I am trying to use OpenCV and Pytesseract to loop over the white numbers at the bottom of this image (or similar images) and record each number.
While I have the logic correct for determining the ROI, I'm often getting bad/no results using Tesseract in order to read the numbers from it. Sometimes it's correct, but most of the time what happens is:
- It only gets one digit (usually the last digit).
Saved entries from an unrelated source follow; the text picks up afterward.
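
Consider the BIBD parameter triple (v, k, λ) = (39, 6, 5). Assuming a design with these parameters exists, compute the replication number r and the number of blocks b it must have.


Any 2-(v, k, λ) BIBD satisfies two necessary conditions:
  (i)  Each point sits in r blocks, and counting incidences through any fixed point gives r(k − 1) = λ(v − 1), so r = λ(v − 1)/(k − 1).
  (ii) Total incidences bk = vr, so b = vr/k.
Step 1: r = λ(v − 1)/(k − 1) = 5·(39 − 1)/(6 − 1) = 5·38/5 = 190/5 = 38.
Step 2: b = vr/k = 39·38/6 = 1482/6 = 247.
Check integrality: r = 38 ∈ Z ✓, b = 247 ∈ Z ✓.
(These identities are necessary conditions: they determine r and b for any design with these parameters, but do not by themselves prove that one exists.)

r = 38, b = 247.


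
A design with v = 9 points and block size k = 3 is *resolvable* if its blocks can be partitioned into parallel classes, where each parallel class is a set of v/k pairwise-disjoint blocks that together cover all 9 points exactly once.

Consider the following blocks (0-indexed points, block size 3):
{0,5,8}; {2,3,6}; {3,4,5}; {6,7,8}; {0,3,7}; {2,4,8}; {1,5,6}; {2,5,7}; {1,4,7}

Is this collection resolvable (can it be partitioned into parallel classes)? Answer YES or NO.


v = 9, block size k = 3, number of blocks = 9.
For resolvability, blocks must partition into parallel classes of size v/k = 3.
Total blocks must therefore be a multiple of 3: 9 = 3·3 + 0 ⇒ divisible ✓.
Consider block {3,4,5}. The only other block(s) in the collection disjoint from it are {6,7,8} — just 1 block(s). Any parallel class containing {3,4,5} would need 2 other blocks each disjoint from it, so no parallel class of size 3 can contain {3,4,5}.
Since every block must belong to some parallel class in a resolution, the collection cannot be partitioned into parallel classes.
Resolvable? NO.

NO


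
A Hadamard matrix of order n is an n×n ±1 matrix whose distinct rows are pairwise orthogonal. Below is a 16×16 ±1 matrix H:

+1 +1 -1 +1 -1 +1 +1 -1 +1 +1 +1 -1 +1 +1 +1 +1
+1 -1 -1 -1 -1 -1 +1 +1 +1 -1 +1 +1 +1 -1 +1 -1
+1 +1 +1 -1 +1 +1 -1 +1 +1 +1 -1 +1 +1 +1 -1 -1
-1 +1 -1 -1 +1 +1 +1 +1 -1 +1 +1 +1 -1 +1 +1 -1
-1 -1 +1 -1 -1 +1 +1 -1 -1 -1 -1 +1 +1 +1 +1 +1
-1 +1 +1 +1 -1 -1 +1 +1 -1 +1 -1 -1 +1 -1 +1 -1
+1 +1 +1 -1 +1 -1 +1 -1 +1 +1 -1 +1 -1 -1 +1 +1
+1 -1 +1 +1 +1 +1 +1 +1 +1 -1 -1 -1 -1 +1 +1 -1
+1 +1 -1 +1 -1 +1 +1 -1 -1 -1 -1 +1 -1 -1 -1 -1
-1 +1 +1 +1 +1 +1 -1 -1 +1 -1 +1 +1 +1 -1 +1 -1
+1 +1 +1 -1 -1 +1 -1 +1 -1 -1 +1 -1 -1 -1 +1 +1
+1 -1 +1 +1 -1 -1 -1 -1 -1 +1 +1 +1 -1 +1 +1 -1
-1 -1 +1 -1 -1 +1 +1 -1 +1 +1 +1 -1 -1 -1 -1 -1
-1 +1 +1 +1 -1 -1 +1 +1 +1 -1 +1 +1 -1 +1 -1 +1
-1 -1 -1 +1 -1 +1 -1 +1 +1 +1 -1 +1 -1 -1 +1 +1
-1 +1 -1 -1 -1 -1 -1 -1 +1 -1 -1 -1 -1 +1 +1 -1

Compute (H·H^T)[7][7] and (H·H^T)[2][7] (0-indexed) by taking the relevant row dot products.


Row 2 of H: [1, 1, 1, -1, 1, 1, -1, 1, 1, 1, -1, 1, 1, 1, -1, -1].
Row 7 of H: [1, -1, 1, 1, 1, 1, 1, 1, 1, -1, -1, -1, -1, 1, 1, -1].
(H·H^T)[7][7] = Σ_j H[7][j]·H[7][j] = (1)² + (-1)² + (1)² + (1)² + (1)² + (1)² + (1)² + (1)² + (1)² + (-1)² + (-1)² + (-1)² + (-1)² + (1)² + (1)² + (-1)² = 1 + 1 + 1 + 1 + 1 + 1 + 1 + 1 + 1 + 1 + 1 + 1 + 1 + 1 + 1 + 1 = 16.
(H·H^T)[2][7] = Σ_j H[2][j]·H[7][j] = (1)·(1) + (1)·(-1) + (1)·(1) + (-1)·(1) + (1)·(1) + (1)·(1) + (-1)·(1) + (1)·(1) + (1)·(1) + (1)·(-1) + (-1)·(-1) + (1)·(-1) + (1)·(-1) + (1)·(1) + (-1)·(1) + (-1)·(-1) = 1 + -1 + 1 + -1 + 1 + 1 + -1 + 1 + 1 + -1 + 1 + -1 + -1 + 1 + -1 + 1 = 2.
Rows 2 and 7 are not orthogonal (dot product = 2 ≠ 0), so H is not a Hadamard matrix.

(7,7) entry = 16; (2,7) entry = 2.


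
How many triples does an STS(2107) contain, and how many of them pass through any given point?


An STS(v) is a 2-(v, 3, 1) BIBD: block size k = 3, λ = 1.
Replication: r(k − 1) = λ(v − 1) ⇒ r·2 = 2107 − 1 = 2106 ⇒ r = 1053.
Block count: bk = vr ⇒ b·3 = 2107·1053 = 2218671 ⇒ b = 739557.
(Check via b = v(v − 1)/6 = 2107·2106/6 = 4437342/6 = 739557.)

r = 1053, b = 739557.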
For example, the column that has 115 at the bottom would read in as 5.
- It doesn't read anything at all.
This is what I have right now:
# Pre-process image
img = cv2.imread(local_file_path)
gray_image = cv2.cvtColor(img, cv2.COLOR_BGR2GRAY)
thresh = cv2.threshold(gray_image, 0, 255, cv2.THRESH_BINARY_INV + cv2.THRESH_OTSU)[1]
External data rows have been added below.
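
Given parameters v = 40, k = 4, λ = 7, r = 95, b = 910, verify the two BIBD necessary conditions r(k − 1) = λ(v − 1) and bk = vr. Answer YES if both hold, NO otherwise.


Condition (i): r(k − 1) = 95·3 = 285; λ(v − 1) = 7·39 = 273. Match? NO.
Condition (ii): bk = 910·4 = 3640; vr = 40·95 = 3800. Match? NO.
Both conditions hold? NO.

NO


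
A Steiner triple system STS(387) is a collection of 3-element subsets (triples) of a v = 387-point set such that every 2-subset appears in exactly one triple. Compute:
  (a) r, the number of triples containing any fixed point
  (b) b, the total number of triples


An STS(v) is a 2-(v, 3, 1) BIBD: block size k = 3, λ = 1.
Replication: r(k − 1) = λ(v − 1) ⇒ r·2 = 387 − 1 = 386 ⇒ r = 193.
Block count: bk = vr ⇒ b·3 = 387·193 = 74691 ⇒ b = 24897.

r = 193, b = 24897.


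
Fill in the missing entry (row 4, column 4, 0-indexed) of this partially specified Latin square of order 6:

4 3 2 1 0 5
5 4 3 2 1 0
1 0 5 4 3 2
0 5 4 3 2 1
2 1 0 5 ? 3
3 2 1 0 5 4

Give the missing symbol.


Row 4 contains symbols [0, 1, 2, 3, 5] — missing [4].
Column 4 contains symbols [0, 1, 2, 3, 5] — missing [4].
The missing symbol must appear in both missing sets; intersection = [4].
Therefore the hidden value is 4.

Missing value = 4.


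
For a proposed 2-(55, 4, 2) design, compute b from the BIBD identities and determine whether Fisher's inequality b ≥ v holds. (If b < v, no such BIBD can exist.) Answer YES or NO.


r = λ(v − 1)/(k − 1) = 2·54/3 = 36.
b = vr/k = 55·36/4 = 495.
Fisher's inequality: b ≥ v ⇔ 495 ≥ 55? YES.

YES


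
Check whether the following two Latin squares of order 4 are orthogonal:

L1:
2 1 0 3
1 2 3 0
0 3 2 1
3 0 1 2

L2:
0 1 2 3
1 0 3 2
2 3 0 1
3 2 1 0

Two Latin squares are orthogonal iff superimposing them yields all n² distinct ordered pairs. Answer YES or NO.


Form the n² = 16 superimposed pairs (L1[i][j], L2[i][j]), row by row (rows and columns indexed from 0):
row 0: (2,0) (1,1) (0,2) (3,3)
row 1: (1,1) (2,0) (3,3) (0,2)
row 2: (0,2) (3,3) (2,0) (1,1)
row 3: (3,3) (0,2) (1,1) (2,0)
Orthogonality requires all 16 pairs distinct.
But the pair (1,1) repeats: cell (0,1) has L1 = 1, L2 = 1, and cell (1,0) has L1 = 1, L2 = 1.
A repeated pair means some other pair never occurs (only 4 distinct pairs out of 16), so the squares are not orthogonal.
Conclusion: NO.

NO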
# Get basic details about the image, so we can loop over
# each column to check the measure numbers.
h, w, c = img.shape
columns = math.ceil(w / 255) # Figure out the number of columns in the image.
# Loop over each ROI and get the text.
for column_num in range(columns):
roi_x_1 = 45 + (column_num * 255)
roi_y_1 = h - 35
roi_x_2 = 80 + (column_num * 255)
roi_y_2 = h
roi = thresh[roi_y_1:roi_y_2, roi_x_1:roi_x_2]
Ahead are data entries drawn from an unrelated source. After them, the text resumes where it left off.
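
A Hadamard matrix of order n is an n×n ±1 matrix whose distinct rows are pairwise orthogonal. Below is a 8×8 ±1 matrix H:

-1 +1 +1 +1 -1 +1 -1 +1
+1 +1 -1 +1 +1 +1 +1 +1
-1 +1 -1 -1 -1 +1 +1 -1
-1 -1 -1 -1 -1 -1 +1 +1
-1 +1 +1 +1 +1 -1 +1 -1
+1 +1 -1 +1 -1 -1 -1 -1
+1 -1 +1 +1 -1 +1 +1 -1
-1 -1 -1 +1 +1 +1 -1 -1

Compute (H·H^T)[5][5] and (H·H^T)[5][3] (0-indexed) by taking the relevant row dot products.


Row 3 of H: [-1, -1, -1, -1, -1, -1, 1, 1].
Row 5 of H: [1, 1, -1, 1, -1, -1, -1, -1].
(H·H^T)[5][5] = Σ_j H[5][j]·H[5][j] = (1)² + (1)² + (-1)² + (1)² + (-1)² + (-1)² + (-1)² + (-1)² = 1 + 1 + 1 + 1 + 1 + 1 + 1 + 1 = 8.
(H·H^T)[5][3] = Σ_j H[5][j]·H[3][j] = (1)·(-1) + (1)·(-1) + (-1)·(-1) + (1)·(-1) + (-1)·(-1) + (-1)·(-1) + (-1)·(1) + (-1)·(1) = -1 + -1 + 1 + -1 + 1 + 1 + -1 + -1 = -2.
Rows 5 and 3 are not orthogonal (dot product = -2 ≠ 0), so H is not a Hadamard matrix.

(5,5) entry = 8; (5,3) entry = -2.


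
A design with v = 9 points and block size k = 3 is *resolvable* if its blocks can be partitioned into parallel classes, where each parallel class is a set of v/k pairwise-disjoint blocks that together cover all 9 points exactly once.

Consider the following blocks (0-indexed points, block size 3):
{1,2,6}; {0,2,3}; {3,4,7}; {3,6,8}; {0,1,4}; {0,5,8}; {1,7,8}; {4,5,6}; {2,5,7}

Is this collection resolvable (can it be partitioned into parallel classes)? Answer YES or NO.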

data = pytesseract.image_to_string(roi, config='--psm 6 --oem 3 -c tessedit_char_whitelist=0123456789')
measure_number = int(data)
logging.warning(f"Number found in column {column_num + 1}: {measure_number}")
# SO Note: Not saving the measure number just yet - trying to get correct reads first.
I know that the logic for determining the ROI is correct, since I've manually checked the coordinates - and since I'm getting correct numbers sometimes (if Tesseract somehow reads the number correctly). This leads me to believe that something is wrong with my pre-processing of the image before I hand it off to Tesseract.
I've tried multiple types of pre-processing, and different PSM values, but unfortunately I've come up short-handed. I’ve also tried resizing to 4X the original size.
What combination of OpenCV preprocessing/Tesseract configuration could I use that will help me correctly read the numbers? (I'm also open to using a different implementation, if there's something better than OpenCV preprocessing/Tesseract).